3. Experimental Results
The increase in the cost of energy and raw materials in Cuba is causing a new concept in agricultural production techniques, and the use of IT tools, mainly based on artificial intelligence, paves the way for developments capable of revolutionizing agricultural work. The goal of smart agriculture is to increase profits and, of course, reduce the risks of capital loss and destruction of natural resources. Mobile applications for disease detection represent a smart strategy and their use is currently essential to strengthen food sustainability, especially given the lack of investment in infrastructure plaguing the Cuban agricultural system. To obtain a CNN model capable of significantly reducing computational costs, being adaptable to the performance of mobile devices and capable of processing images effectively, it is necessary to take into account several incident factors (e.g., the number of model parameters and processing times), mainly related to the limited computational resources available. In fact, traditional deep learning models cannot be applied directly to mobile devices.

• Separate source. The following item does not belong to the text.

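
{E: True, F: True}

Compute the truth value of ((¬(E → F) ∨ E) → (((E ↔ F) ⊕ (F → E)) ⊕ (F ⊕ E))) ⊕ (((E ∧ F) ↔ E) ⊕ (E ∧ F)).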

Therefore, after investigating lightweight neural network architectures and using transfer learning to limit the computational load due to training, the MobileNetv2 architecture was found to have the best adaptability to the data, with the highest level of accuracy, the lowest number of parameters and the lowest number of epochs (see
Table 1).
Indeed, after training the MobileNetv2 only for ten epochs, data overfitting was observed. Instead, adding the layers described in
Step 2, the accuracy on the validation set remains relatively aligned with that on the training data (see
Figure 2). In other words, based on the test set, the predicted values are close to the observed values (
Figure 3).
These results differ from those obtained in [
6] where, after applying ten deep learning models such as DenseNet201, DenseNet121, NasNetLarge, Xception, ResNet152v2, EfficientNetB5, EfficientNetB7, VGG19 and MobileNetv2 along with the hybrid model EfficientNetB7–ResNet152v2 for classification, it resulted that DenseNet201 obtained the highest accuracy, equal to 98.67%, with a validation error of 0.04. However, the model covers not only potato pests but also tomato and bell pepper pests, with a total of 15 disease classes. Instead, in [
5] the VGG16 model was selected, achieving 100% accuracy on the test data, after also evaluating VGG19, MobileNetv2, Inceptionv3 and Resnet50v2. Anyway, neither network size nor processing speed were taken into account in this study, although they are necessary elements for a model to be encapsulated in a mobile app, which is the ultimate goal of the present research.